Merricat does everything in her power to push Charles away, going so far as to empty his room of his belongings and filling it up with dirt, leaves, moss, and branches. Constance cleans up the mess but Merricat makes one final attempt to undo her cousin's presence and pushes his still burning pipe into the waste basket, starting a house fire. This certainly was the climax and the most intense and heartbreaking part of the novel. The whole village, who openly hates the women, arrive at the house to watch it burn, and even after the fire is put out the fire chief throws a stone at the house, breaking a window and inciting mad looting. The village people attempt to destroy what is left of the house and only stop with the the uncle's doctor finds him dead. "Did she kill him?" they ask, and when the doctor tells them Uncle Julian had had a heart attack they went home.

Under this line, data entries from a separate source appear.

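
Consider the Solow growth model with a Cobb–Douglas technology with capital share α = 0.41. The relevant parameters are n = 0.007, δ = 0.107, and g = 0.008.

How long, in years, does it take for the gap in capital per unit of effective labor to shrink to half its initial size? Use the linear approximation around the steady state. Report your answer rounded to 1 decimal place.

half-life ≈ 9.6 years

Near the steady state the convergence rate is λ = (1 − α)(n + g + δ).
λ = (1 − 0.41) × 0.122 = 0.59 × 0.122 = 0.07198
Half-life = ln 2 / λ = 0.6931 / 0.07198 ≈ 9.63 years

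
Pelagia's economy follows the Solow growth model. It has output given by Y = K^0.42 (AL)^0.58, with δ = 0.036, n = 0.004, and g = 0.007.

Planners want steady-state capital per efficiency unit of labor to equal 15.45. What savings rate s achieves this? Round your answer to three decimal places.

s ≈ 0.230

Steady state requires s·f(k) = (n + g + δ)·k, i.e. s·k^α = (n + g + δ)·k.
So s / (n + g + δ) = (k*)^(1−α) = 15.45^0.58 = 4.8930.
Therefore s = 4.8930 × (n + g + δ) = 4.8930 × 0.047 = 0.2300.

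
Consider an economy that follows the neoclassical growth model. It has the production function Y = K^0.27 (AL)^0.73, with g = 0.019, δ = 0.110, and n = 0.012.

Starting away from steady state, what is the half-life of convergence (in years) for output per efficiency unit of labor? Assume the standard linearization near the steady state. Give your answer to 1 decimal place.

Near the steady state the convergence rate is λ = (1 − α)(n + g + δ).
λ = (1 − 0.27) × 0.141 = 0.73 × 0.141 = 0.10293
Half-life = ln 2 / λ = 0.6931 / 0.10293 ≈ 6.73 years

half-life ≈ 6.7 years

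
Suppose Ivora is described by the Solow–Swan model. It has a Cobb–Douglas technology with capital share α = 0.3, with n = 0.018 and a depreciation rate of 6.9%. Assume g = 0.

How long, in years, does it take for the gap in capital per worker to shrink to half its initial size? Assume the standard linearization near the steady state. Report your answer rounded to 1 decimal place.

about 11.4 years

Near the steady state the convergence rate is λ = (1 − α)(n + δ).
λ = (1 − 0.3) × 0.087 = 0.7 × 0.087 = 0.0609
Half-life = ln 2 / λ = 0.6931 / 0.0609 ≈ 11.38 years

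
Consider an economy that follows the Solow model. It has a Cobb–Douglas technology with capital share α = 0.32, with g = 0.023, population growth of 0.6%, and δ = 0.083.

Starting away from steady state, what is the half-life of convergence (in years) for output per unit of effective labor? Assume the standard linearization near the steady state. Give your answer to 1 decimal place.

Near the steady state the convergence rate is λ = (1 − α)(n + g + δ).
λ = (1 − 0.32) × 0.112 = 0.68 × 0.112 = 0.07616
Half-life = ln 2 / λ = 0.6931 / 0.07616 ≈ 9.10 years

about 9.1 years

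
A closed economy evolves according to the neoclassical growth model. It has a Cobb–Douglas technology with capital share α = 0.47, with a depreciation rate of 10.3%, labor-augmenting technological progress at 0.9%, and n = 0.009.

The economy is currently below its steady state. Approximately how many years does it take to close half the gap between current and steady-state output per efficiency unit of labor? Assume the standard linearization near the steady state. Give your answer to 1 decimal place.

half-life ≈ 10.8 years

Near the steady state the convergence rate is λ = (1 − α)(n + g + δ).
λ = (1 − 0.47) × 0.121 = 0.53 × 0.121 = 0.06413
Half-life = ln 2 / λ = 0.6931 / 0.06413 ≈ 10.81 years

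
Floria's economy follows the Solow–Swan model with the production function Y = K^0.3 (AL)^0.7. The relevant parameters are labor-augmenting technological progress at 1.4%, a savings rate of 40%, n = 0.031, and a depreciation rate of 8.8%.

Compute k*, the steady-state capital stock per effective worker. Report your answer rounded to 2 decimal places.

k* = 4.82

At the steady state, Δk = 0, so s·k^α = (n + g + δ)·k.
Dividing both sides by k: k^(1−α) = s / (n + g + δ).
k^0.7 = 0.40 / (0.031 + 0.014 + 0.088) = 0.40 / 0.133 = 3.0075
k* = 3.0075^(1/0.7) ≈ 4.8212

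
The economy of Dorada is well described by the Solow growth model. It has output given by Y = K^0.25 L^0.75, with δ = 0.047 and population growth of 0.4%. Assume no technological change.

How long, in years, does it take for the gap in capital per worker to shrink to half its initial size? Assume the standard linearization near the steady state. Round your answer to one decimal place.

Near the steady state the convergence rate is λ = (1 − α)(n + δ).
λ = (1 − 0.25) × 0.051 = 0.75 × 0.051 = 0.03825
Half-life = ln 2 / λ = 0.6931 / 0.03825 ≈ 18.12 years

t_½ ≈ 18.1 years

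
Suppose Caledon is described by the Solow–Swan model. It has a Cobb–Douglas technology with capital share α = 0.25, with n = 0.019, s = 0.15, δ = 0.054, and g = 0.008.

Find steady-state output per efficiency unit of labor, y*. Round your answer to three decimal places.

At the steady state, Δk = 0, so s·k^α = (n + g + δ)·k.
Dividing both sides by k: k^(1−α) = s / (n + g + δ).
k^0.75 = 0.15 / (0.019 + 0.008 + 0.054) = 0.15 / 0.081 = 1.8519
k* = 1.8519^(1/0.75) ≈ 2.2742
y* = (k*)^α = 2.2742^0.25 ≈ 1.2280

y* = 1.228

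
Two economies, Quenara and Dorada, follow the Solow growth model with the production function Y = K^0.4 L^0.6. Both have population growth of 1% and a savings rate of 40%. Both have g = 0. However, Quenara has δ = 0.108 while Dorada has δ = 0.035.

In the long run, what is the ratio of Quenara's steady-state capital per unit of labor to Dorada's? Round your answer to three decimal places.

k*_Q / k*_D ≈ 0.201

Steady-state k* = [s/(n + δ)]^(1/(1−α)), so the ratio is [ (s_Q/(n + δ)_Q) / (s_D/(n + δ)_D) ]^1.6667.
s_Q/(n + δ)_Q = 0.40/0.118 = 3.3898; s_D/(n + δ)_D = 0.40/0.045 = 8.8889.
Ratio = (3.3898/8.8889)^1.6667 = 0.3814^1.6667 ≈ 0.2006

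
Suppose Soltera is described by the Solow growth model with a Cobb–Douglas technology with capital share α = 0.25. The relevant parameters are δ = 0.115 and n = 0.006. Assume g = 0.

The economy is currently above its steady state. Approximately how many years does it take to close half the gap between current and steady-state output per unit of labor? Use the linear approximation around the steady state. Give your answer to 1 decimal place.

Near the steady state the convergence rate is λ = (1 − α)(n + δ).
λ = (1 − 0.25) × 0.121 = 0.75 × 0.121 = 0.09075
Half-life = ln 2 / λ = 0.6931 / 0.09075 ≈ 7.64 years

t_½ ≈ 7.6 years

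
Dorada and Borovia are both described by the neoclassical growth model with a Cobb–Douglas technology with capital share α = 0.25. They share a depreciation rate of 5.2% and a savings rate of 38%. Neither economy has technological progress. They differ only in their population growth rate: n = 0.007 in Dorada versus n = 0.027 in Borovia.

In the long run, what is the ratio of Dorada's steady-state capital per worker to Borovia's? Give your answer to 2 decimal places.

k*_D / k*_B ≈ 1.48

Steady-state k* = [s/(n + δ)]^(1/(1−α)), so the ratio is [ (s_D/(n + δ)_D) / (s_B/(n + δ)_B) ]^1.3333.
s_D/(n + δ)_D = 0.38/0.059 = 6.4407; s_B/(n + δ)_B = 0.38/0.079 = 4.8101.
Ratio = (6.4407/4.8101)^1.3333 = 1.3390^1.3333 ≈ 1.4758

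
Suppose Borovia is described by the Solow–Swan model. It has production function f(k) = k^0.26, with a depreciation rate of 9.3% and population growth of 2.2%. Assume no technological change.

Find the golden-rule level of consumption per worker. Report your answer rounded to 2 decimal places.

c_gold ≈ 0.99

At the golden rule, f'(k) = n + δ, so α·k^(α−1) = n + δ and k_gold = (α/(n + δ))^(1/(1−α)).
k_gold = (0.26/0.115)^(1/0.74) = 2.2609^1.3514 ≈ 3.0115
c_gold = f(k_gold) − (n + δ)·k_gold = 1.3319 − 0.115×3.0115 ≈ 0.9856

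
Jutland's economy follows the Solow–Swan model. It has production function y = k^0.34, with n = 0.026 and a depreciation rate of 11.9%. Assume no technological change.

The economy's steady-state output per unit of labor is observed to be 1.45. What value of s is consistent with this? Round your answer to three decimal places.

Steady state requires s·f(k) = (n + δ)·k, i.e. s·k^α = (n + δ)·k.
Since y* = [s/(n + δ)]^(α/(1−α)), we have s/(n + δ) = (y*)^((1−α)/α) = 1.45^1.9412 = 2.0571.
Therefore s = 2.0571 × (n + δ) = 2.0571 × 0.145 = 0.2983.

s ≈ 0.298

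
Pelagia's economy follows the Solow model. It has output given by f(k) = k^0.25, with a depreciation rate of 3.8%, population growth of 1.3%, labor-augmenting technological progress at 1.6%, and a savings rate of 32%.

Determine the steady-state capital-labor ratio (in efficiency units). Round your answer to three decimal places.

In steady state, investment equals break-even investment: s·k^α = (n + g + δ)·k.
Dividing both sides by k: k^(1−α) = s / (n + g + δ).
k^0.75 = 0.32 / (0.013 + 0.016 + 0.038) = 0.32 / 0.067 = 4.7761
k* = 4.7761^(1/0.75) ≈ 8.0432

k* = 8.043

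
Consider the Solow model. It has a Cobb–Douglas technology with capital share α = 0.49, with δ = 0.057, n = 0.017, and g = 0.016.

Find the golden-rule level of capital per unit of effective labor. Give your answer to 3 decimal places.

The golden rule sets f'(k) = n + g + δ, i.e. α·k^(α−1) = n + g + δ.
So k^(1−α) = α / (n + g + δ) = 0.49 / 0.090 = 5.4444.
k_gold = 5.4444^(1/0.51) ≈ 27.7357

k_gold ≈ 27.736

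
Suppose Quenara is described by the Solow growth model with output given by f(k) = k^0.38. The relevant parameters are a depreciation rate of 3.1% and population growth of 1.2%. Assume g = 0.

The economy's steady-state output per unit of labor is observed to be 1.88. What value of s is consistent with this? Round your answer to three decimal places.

Steady state requires s·f(k) = (n + δ)·k, i.e. s·k^α = (n + δ)·k.
Since y* = [s/(n + δ)]^(α/(1−α)), we have s/(n + δ) = (y*)^((1−α)/α) = 1.88^1.6316 = 2.8010.
Therefore s = 2.8010 × (n + δ) = 2.8010 × 0.043 = 0.1204.

s ≈ 0.120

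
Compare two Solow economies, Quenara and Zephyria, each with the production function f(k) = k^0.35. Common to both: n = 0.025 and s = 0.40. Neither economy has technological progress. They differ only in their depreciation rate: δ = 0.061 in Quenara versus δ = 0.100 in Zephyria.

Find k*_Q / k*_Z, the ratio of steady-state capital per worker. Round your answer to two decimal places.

Steady-state k* = [s/(n + δ)]^(1/(1−α)), so the ratio is [ (s_Q/(n + δ)_Q) / (s_Z/(n + δ)_Z) ]^1.5385.
s_Q/(n + δ)_Q = 0.40/0.086 = 4.6512; s_Z/(n + δ)_Z = 0.40/0.125 = 3.2000.
Ratio = (4.6512/3.2000)^1.5385 = 1.4535^1.5385 ≈ 1.7778

k*_Q / k*_Z ≈ 1.78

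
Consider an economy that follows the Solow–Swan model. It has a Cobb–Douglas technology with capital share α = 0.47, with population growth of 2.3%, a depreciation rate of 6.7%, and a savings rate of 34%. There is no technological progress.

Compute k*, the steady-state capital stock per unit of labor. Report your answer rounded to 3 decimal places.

k* ≈ 12.278

In steady state, investment equals break-even investment: s·k^α = (n + δ)·k.
Dividing both sides by k: k^(1−α) = s / (n + δ).
k^0.53 = 0.34 / (0.023 + 0.067) = 0.34 / 0.090 = 3.7778
k* = 3.7778^(1/0.53) ≈ 12.2781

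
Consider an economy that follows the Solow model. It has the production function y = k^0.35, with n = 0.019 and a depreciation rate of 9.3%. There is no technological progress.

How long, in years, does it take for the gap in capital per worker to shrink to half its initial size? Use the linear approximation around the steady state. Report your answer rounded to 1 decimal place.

Near the steady state the convergence rate is λ = (1 − α)(n + δ).
λ = (1 − 0.35) × 0.112 = 0.65 × 0.112 = 0.0728
Half-life = ln 2 / λ = 0.6931 / 0.0728 ≈ 9.52 years

about 9.5 years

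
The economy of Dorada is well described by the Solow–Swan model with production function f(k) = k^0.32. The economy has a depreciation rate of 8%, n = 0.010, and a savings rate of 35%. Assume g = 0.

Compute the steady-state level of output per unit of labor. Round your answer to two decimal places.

y* = 1.89

At the steady state, Δk = 0, so s·k^α = (n + δ)·k.
Dividing both sides by k: k^(1−α) = s / (n + δ).
k^0.68 = 0.35 / (0.010 + 0.080) = 0.35 / 0.090 = 3.8889
k* = 3.8889^(1/0.68) ≈ 7.3687
y* = (k*)^α = 7.3687^0.32 ≈ 1.8948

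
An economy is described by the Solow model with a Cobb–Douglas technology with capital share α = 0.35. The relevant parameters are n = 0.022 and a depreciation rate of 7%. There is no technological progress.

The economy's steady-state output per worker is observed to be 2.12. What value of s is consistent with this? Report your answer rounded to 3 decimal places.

s ≈ 0.371

Steady state requires s·f(k) = (n + δ)·k, i.e. s·k^α = (n + δ)·k.
Since y* = [s/(n + δ)]^(α/(1−α)), we have s/(n + δ) = (y*)^((1−α)/α) = 2.12^1.8571 = 4.0368.
Therefore s = 4.0368 × (n + δ) = 4.0368 × 0.092 = 0.3714.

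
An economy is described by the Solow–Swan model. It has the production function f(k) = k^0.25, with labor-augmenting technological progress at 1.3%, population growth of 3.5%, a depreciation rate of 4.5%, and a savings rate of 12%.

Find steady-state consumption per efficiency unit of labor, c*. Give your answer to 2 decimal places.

Steady state requires s·f(k) = (n + g + δ)·k, i.e. s·k^α = (n + g + δ)·k.
Dividing both sides by k: k^(1−α) = s / (n + g + δ).
k^0.75 = 0.12 / (0.035 + 0.013 + 0.045) = 0.12 / 0.093 = 1.2903
k* = 1.2903^(1/0.75) ≈ 1.4047
y* = (k*)^α = 1.4047^0.25 ≈ 1.0887
c* = (1 − s)·y* = (1 − 0.12) × 1.0887 ≈ 0.9581

c* ≈ 0.96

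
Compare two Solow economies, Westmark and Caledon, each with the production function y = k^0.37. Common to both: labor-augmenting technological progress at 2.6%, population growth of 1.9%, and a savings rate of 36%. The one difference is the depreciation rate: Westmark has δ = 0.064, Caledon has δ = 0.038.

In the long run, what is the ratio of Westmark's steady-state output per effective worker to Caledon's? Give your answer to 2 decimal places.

Steady-state y* = [s/(n + g + δ)]^(α/(1−α)), so the ratio is [ (s_W/(n + g + δ)_W) / (s_C/(n + g + δ)_C) ]^0.5873.
s_W/(n + g + δ)_W = 0.36/0.109 = 3.3028; s_C/(n + g + δ)_C = 0.36/0.083 = 4.3373.
Ratio = (3.3028/4.3373)^0.5873 = 0.7615^0.5873 ≈ 0.8521

y*_W / y*_C ≈ 0.85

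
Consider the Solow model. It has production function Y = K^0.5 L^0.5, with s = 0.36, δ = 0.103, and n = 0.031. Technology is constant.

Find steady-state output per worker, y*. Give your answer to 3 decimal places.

At the steady state, Δk = 0, so s·k^α = (n + δ)·k.
Rearranging, k^(1−α) = s / (n + δ).
k^0.5 = 0.36 / (0.031 + 0.103) = 0.36 / 0.134 = 2.6866
k* = 2.6866^(1/0.5) ≈ 7.2178
y* = (k*)^α = 7.2178^0.5 ≈ 2.6866

y* ≈ 2.687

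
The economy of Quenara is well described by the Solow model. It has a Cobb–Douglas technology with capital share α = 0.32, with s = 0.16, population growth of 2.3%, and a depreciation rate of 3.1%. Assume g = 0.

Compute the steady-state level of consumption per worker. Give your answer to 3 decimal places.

At the steady state, Δk = 0, so s·k^α = (n + δ)·k.
Dividing both sides by k: k^(1−α) = s / (n + δ).
k^0.68 = 0.16 / (0.023 + 0.031) = 0.16 / 0.054 = 2.9630
k* = 2.9630^(1/0.68) ≈ 4.9400
y* = (k*)^α = 4.9400^0.32 ≈ 1.6672
c* = (1 − s)·y* = (1 − 0.16) × 1.6672 ≈ 1.4004

c* = 1.400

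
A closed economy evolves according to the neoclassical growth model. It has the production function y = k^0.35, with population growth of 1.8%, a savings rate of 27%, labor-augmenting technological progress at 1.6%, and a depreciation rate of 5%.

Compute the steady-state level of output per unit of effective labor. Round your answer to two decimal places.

At the steady state, Δk = 0, so s·k^α = (n + g + δ)·k.
Dividing both sides by k: k^(1−α) = s / (n + g + δ).
k^0.65 = 0.27 / (0.018 + 0.016 + 0.050) = 0.27 / 0.084 = 3.2143
k* = 3.2143^(1/0.65) ≈ 6.0274
y* = (k*)^α = 6.0274^0.35 ≈ 1.8752

y* = 1.88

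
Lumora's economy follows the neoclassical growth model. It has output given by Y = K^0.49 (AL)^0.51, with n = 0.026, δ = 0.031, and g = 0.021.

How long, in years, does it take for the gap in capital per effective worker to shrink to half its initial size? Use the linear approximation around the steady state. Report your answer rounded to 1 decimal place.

Near the steady state the convergence rate is λ = (1 − α)(n + g + δ).
λ = (1 − 0.49) × 0.078 = 0.51 × 0.078 = 0.03978
Half-life = ln 2 / λ = 0.6931 / 0.03978 ≈ 17.42 years

half-life ≈ 17.4 years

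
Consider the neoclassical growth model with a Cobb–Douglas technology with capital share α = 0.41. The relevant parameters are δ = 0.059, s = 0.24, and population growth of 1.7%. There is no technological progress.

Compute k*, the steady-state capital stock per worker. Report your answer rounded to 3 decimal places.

At the steady state, Δk = 0, so s·k^α = (n + δ)·k.
Rearranging, k^(1−α) = s / (n + δ).
k^0.59 = 0.24 / (0.017 + 0.059) = 0.24 / 0.076 = 3.1579
k* = 3.1579^(1/0.59) ≈ 7.0216

k* = 7.022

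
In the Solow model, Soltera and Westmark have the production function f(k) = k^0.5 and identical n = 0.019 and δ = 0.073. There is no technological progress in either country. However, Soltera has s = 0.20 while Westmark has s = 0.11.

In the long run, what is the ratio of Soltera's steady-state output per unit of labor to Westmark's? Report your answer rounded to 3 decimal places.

y*_S / y*_W ≈ 1.818

Steady-state y* = [s/(n + δ)]^(α/(1−α)), so the ratio is [ (s_S/(n + δ)_S) / (s_W/(n + δ)_W) ]^1.
s_S/(n + δ)_S = 0.20/0.092 = 2.1739; s_W/(n + δ)_W = 0.11/0.092 = 1.1957.
Ratio = (2.1739/1.1957)^1 = 1.8181^1 ≈ 1.8181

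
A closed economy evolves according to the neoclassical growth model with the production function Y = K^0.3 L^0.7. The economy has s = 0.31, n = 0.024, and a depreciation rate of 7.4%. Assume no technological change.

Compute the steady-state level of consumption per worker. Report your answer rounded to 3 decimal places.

c* ≈ 1.130

Steady state requires s·f(k) = (n + δ)·k, i.e. s·k^α = (n + δ)·k.
Rearranging, k^(1−α) = s / (n + δ).
k^0.7 = 0.31 / (0.024 + 0.074) = 0.31 / 0.098 = 3.1633
k* = 3.1633^(1/0.7) ≈ 5.1819
y* = (k*)^α = 5.1819^0.3 ≈ 1.6381
c* = (1 − s)·y* = (1 − 0.31) × 1.6381 ≈ 1.1303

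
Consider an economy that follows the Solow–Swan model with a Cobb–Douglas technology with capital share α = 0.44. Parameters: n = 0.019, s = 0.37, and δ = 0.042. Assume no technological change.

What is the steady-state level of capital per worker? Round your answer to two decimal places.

k* ≈ 25.00

Steady state requires s·f(k) = (n + δ)·k, i.e. s·k^α = (n + δ)·k.
Dividing both sides by k: k^(1−α) = s / (n + δ).
k^0.56 = 0.37 / (0.019 + 0.042) = 0.37 / 0.061 = 6.0656
k* = 6.0656^(1/0.56) ≈ 25.0028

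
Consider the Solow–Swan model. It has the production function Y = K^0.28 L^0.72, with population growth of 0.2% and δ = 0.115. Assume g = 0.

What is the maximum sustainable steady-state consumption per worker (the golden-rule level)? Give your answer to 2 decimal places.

c_gold ≈ 1.01

At the golden rule, f'(k) = n + δ, so α·k^(α−1) = n + δ and k_gold = (α/(n + δ))^(1/(1−α)).
k_gold = (0.28/0.117)^(1/0.72) = 2.3932^1.3889 ≈ 3.3602
c_gold = f(k_gold) − (n + δ)·k_gold = 1.4040 − 0.117×3.3602 ≈ 1.0109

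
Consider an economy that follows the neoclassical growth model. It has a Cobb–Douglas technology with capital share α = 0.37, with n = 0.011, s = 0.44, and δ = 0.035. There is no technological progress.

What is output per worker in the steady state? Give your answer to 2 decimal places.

Steady state requires s·f(k) = (n + δ)·k, i.e. s·k^α = (n + δ)·k.
Rearranging, k^(1−α) = s / (n + δ).
k^0.63 = 0.44 / (0.011 + 0.035) = 0.44 / 0.046 = 9.5652
k* = 9.5652^(1/0.63) ≈ 36.0294
y* = (k*)^α = 36.0294^0.37 ≈ 3.7667

y* ≈ 3.77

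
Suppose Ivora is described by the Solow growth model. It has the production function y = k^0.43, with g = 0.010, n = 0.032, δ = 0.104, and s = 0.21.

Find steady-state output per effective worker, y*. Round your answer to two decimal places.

y* ≈ 1.32

Steady state requires s·f(k) = (n + g + δ)·k, i.e. s·k^α = (n + g + δ)·k.
Dividing both sides by k: k^(1−α) = s / (n + g + δ).
k^0.57 = 0.21 / (0.032 + 0.010 + 0.104) = 0.21 / 0.146 = 1.4384
k* = 1.4384^(1/0.57) ≈ 1.8923
y* = (k*)^α = 1.8923^0.43 ≈ 1.3155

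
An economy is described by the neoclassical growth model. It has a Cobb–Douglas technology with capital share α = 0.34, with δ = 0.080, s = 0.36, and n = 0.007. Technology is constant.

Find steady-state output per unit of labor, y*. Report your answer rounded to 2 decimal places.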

After the fire the women clean up the house as best as they can. The sacred kitchen is spared. We find out that Merricat is the one who put the arsenic in the sugar bowl and killed her family, but Constance never finds out that it was she who started the fire. They lock themselves away even more securely than before in the old ruined house and no one ever sees them again, but the village people frequently leave "offerings" at their doorstep: baskets of food with notes apologizing for the destruction they had participated in. And the two sisters live happily ever after. Constance has her garden and her kitchen and Merricat falls happily into a new routine, a new ritual.

Here is a good mini review of the book.

Some themes to explore later: the disruption and corruption of the domestic space, nature vs. society, community and xenophobia, the need for and the development of local mythology and scapegoats, which reminds me a great deal of American Gods and how belief creates tangible and powerful forces, and which also reminds me of Jackson's seminal story "The Lottery". It also reminded me a bit of Antichrist with the references to witchcraft and the focus on family and women in the domestic space.  I'll keep it in mind for when I start the International Horror class next month.

This might be a good book for when I start teaching, actually. This, or The Haunting of Hill House depending on the level of the class. I think this would be a good book for a 101 course.